Braga Netto poderá nomear, demitir e intervir nas polícias civis e militar, no Corpo de Bombeiros e no sistema prisional do Estado, além de comandar o uso das Forças Armadas em ações de rua.

“O general Braga Netto terá poderes de governo. Não é apenas comando, mas possibilidade de mudanças, reestruturação, o que for necessário”, disse o ministro da Defesa, Raul Jungmann.

O ministro frisou, no entanto, que as Forças Armadas não terão poder de polícia. “A ordem jurídica permanece a mesma. As Forças Armadas não detém poder de polícia e não passarão a deter”, garantiu.

O decreto tem vigência imediata, mas ainda precisa ser confirmado pelo Congresso, que deve votá-lo na próxima semana. A Câmara já marcou sua votação para segunda-feira à noite.

A inédita intervenção dividiu opiniões num primeiro momento no Rio de Janeiro.

Para o presidente da associação de oficiais militares do Estado, Fernando Belo, a situação da violência exige uma atuação mais dura.

“É triste a situação em que o Rio chegou, mas a intervenção é esperança de que as coisas possam se resolver mesmo que tardiamente”, disse Belo.

Já Fernando Bandeira, presidente do Sindicato dos Policiais Civis do Estado do Rio de Janeiro, é totalmente contra a intervenção. “Isso é uma imposição, parece que voltamos aos tempos da ditadura. A solução não está aí”, avaliou.

“Acho temerário e pode ser uma jogada política, parece mais um paliativo“, disse o servidor público Alan Souza.

Já o advogado Luiz Fernando Almeida está mais otimista com a intervenção. “O Rio de Janeiro quebrou, acabou, tem que tentar algo mesmo. As pessoas estão com medo de sair de casa e isso não pode continuar”, disse.

PREVIDÊNCIA

A intervenção federal pode ter implicação direta na votação da Proposta de Emenda Constitucional (PEC) da reforma da Previdência, prevista para este mês na Câmara, uma vez que o artigo 60 da Carta Magna diz que a “Constituição não poderá ser emendada na vigência de intervenção federal, de estado de defesa ou de estado de sítio”.

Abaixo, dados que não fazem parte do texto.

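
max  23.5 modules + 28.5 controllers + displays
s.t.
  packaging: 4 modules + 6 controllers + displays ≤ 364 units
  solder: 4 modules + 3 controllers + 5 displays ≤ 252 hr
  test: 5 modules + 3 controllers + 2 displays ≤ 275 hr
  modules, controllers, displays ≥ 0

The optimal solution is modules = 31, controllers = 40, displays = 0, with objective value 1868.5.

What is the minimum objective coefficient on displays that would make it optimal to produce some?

Binding: packaging and test. Non-binding: solder (8 unused).
By complementary slackness, y = 0 for the non-binding constraint.
The binding rows give the dual system: 4·y_packaging + 5·y_test = 23.5 and 6·y_packaging + 3·y_test = 28.5.
This yields shadow prices y_packaging = 4, y_test = 1.5.
displays enters the basis when its profit ≥ yᵀa₃ = 4·1 + 1.5·2 = 7.

7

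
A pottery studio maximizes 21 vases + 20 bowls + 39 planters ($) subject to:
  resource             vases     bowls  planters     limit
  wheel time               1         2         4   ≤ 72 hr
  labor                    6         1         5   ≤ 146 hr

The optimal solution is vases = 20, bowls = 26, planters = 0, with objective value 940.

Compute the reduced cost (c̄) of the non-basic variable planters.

Check each constraint at x*: wheel time 72/72 (tight); labor 146/146 (tight).
From A_Bᵀ y = c: 1·y_wheel time + 6·y_labor = 21; 2·y_wheel time + 1·y_labor = 20.
This yields shadow prices y_wheel time = 9, y_labor = 2.
Reduced cost of planters: c₃ − yᵀa₃ = 39 − (9·4 + 2·5) = 39 − 46 = -7.

-7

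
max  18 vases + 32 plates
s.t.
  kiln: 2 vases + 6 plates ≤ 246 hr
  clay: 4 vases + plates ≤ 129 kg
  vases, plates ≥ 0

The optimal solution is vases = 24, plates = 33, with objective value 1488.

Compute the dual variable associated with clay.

2

At the optimum: kiln uses 246 of 246 (binding); clay uses 129 of 129 (binding).
The binding rows give the dual system: 2·y_kiln + 4·y_clay = 18 and 6·y_kiln + 1·y_clay = 32.
Solving: y_kiln = 5, y_clay = 2.
Shadow price of clay = 2.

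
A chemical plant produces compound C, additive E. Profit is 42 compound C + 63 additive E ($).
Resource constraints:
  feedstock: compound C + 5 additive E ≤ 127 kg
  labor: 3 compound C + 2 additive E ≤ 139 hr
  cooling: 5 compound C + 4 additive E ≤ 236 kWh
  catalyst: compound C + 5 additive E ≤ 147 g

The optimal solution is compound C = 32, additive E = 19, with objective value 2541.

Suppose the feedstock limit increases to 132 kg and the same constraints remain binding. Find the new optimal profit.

Binding: feedstock and cooling. Non-binding: labor (5 unused), catalyst (20 unused).
Slack constraints have shadow price 0 (complementary slackness).
Dual feasibility on the basic columns requires 1·y_feedstock + 5·y_cooling = 42, 5·y_feedstock + 4·y_cooling = 63.
→ y_feedstock = 7 and y_cooling = 7.
Δz = y_feedstock·Δb = 7 × (5) = 35, so new z* = 2541 + 35 = 2576.

2576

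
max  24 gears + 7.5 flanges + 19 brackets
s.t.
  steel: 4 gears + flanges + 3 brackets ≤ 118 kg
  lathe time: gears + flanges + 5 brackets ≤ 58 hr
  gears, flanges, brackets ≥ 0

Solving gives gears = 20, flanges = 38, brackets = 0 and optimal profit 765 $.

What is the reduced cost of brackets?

-7.5

Both steel and lathe time are binding at x*.
The binding rows give the dual system: 4·y_steel + 1·y_lathe time = 24 and 1·y_steel + 1·y_lathe time = 7.5.
→ y_steel = 5.5 and y_lathe time = 2.
Reduced cost of brackets: c₃ − yᵀa₃ = 19 − (5.5·3 + 2·5) = 19 − 26.5 = -7.5.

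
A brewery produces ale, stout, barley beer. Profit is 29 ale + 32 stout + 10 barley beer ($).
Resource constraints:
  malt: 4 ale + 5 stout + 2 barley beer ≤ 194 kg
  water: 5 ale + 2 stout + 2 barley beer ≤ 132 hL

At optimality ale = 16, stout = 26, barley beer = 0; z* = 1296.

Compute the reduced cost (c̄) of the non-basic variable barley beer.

-4

At the optimum: malt uses 194 of 194 (binding); water uses 132 of 132 (binding).
Dual feasibility on the basic columns requires 4·y_malt + 5·y_water = 29, 5·y_malt + 2·y_water = 32.
→ y_malt = 6 and y_water = 1.
Reduced cost of barley beer: c₃ − yᵀa₃ = 10 − (6·2 + 1·2) = 10 − 14 = -4.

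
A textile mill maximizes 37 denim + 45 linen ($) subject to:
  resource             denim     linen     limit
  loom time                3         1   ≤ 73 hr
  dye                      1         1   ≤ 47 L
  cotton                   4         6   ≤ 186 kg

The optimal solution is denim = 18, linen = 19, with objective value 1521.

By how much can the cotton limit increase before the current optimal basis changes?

70

Binding constraints: loom time, cotton. The basis is B = [[3,1],[4,6]] with det 14.
Per unit increase in cotton, x* moves by d = (-0.0714, 0.2143).
The basis stays optimal until dye becomes binding; allowable increase = 70 kg.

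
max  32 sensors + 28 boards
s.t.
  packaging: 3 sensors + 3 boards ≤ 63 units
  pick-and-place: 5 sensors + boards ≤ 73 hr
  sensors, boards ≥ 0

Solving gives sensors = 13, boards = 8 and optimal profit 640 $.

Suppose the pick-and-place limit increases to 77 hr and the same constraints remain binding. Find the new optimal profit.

At the optimum: packaging uses 63 of 63 (binding); pick-and-place uses 73 of 73 (binding).
The binding rows give the dual system: 3·y_packaging + 5·y_pick-and-place = 32 and 3·y_packaging + 1·y_pick-and-place = 28.
→ y_packaging = 9 and y_pick-and-place = 1.
Δz = y_pick-and-place·Δb = 1 × (4) = 4, so new z* = 640 + 4 = 644.

644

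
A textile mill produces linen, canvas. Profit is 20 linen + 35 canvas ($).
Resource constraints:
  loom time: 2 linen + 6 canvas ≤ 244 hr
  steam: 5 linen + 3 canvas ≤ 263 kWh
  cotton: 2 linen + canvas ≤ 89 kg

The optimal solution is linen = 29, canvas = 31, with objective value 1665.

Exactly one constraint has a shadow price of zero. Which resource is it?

steam

loom time: 244/244 (binding)
steam: 238/263 (slack 25)
cotton: 89/89 (binding)
By complementary slackness, a constraint with positive slack has shadow price 0 → steam.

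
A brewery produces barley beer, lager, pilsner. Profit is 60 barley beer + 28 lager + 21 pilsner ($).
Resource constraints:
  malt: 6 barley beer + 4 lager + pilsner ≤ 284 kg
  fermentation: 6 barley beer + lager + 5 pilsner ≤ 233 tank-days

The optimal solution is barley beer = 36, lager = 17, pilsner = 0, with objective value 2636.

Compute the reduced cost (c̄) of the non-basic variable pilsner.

-5

Check each constraint at x*: malt 284/284 (tight); fermentation 233/233 (tight).
Dual feasibility on the basic columns requires 6·y_malt + 6·y_fermentation = 60, 4·y_malt + 1·y_fermentation = 28.
Solving: y_malt = 6, y_fermentation = 4.
Reduced cost of pilsner: c₃ − yᵀa₃ = 21 − (6·1 + 4·5) = 21 − 26 = -5.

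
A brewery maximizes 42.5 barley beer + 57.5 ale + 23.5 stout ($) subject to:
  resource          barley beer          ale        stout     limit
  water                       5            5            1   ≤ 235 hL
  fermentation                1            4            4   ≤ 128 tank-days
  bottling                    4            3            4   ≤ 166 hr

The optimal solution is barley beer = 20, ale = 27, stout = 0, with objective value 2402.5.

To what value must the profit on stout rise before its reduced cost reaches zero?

27.5

Check each constraint at x*: water 235/235 (tight); fermentation 128/128 (tight); bottling 161/166 (slack 5).
Slack constraints have shadow price 0 (complementary slackness).
From A_Bᵀ y = c: 5·y_water + 1·y_fermentation = 42.5; 5·y_water + 4·y_fermentation = 57.5.
→ y_water = 7.5 and y_fermentation = 5.
stout enters the basis when its profit ≥ yᵀa₃ = 7.5·1 + 5·4 = 27.5.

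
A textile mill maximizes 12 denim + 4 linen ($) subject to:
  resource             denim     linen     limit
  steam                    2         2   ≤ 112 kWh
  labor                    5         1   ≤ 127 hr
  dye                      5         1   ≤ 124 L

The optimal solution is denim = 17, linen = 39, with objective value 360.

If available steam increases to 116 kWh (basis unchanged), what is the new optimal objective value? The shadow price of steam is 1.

Δb = 4, so new z* = 360 + (1)·(4) = 360 + 4 = 364.

364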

O presidente da Câmara, Rodrigo Maia (DEM-RJ), disse que o trabalho em busca de votos para aprovar a reforma continua, mas praticamente descartou a votação na próxima semana.

“Vamos continuar trabalhando para conseguir conquistar os votos. Tendo os votos, vai se avaliar o que vai se fazer. Agora, o debate é permanente”, afirmou Maia, em café com jornalistas nesta manhã.

Por se tratar de uma PEC, a reforma da Previdência precisa dos votos de pelo menos 308 dos 513 deputados, em dois turnos de votação, antes que a matéria possa seguir para o Senado. Pelos cálculos do governo, ainda faltam cerca de 40 votos para que a reforma da Previdência seja aprovada ainda neste mês na Câmara.

Mais tarde, Jungmann explicou que o governo planeja suspender a intervenção federal no momento em que houver condições de se votar a reforma da Previdência, e retomá-la assim que as mudanças nas regras previdenciárias forem aprovadas.

“No instante em que o presidente da Câmara e os líderes disserem que estão prontos, o presidente vai revogar o decreto de intervenção e em seguida vai decretar uma GLO (Garantia da Lei e da Ordem) ampliada, em que ficamos com o comando”, disse o ministro.

A GLO permitiria então que as Forças Armadas sigam atuando no Rio até que uma nova intervenção seja decretada, depois de votada a reforma da Previdência.

O próprio Temer defendeu o mecanismo em sua declaração após a assinatura do decreto de intervenção.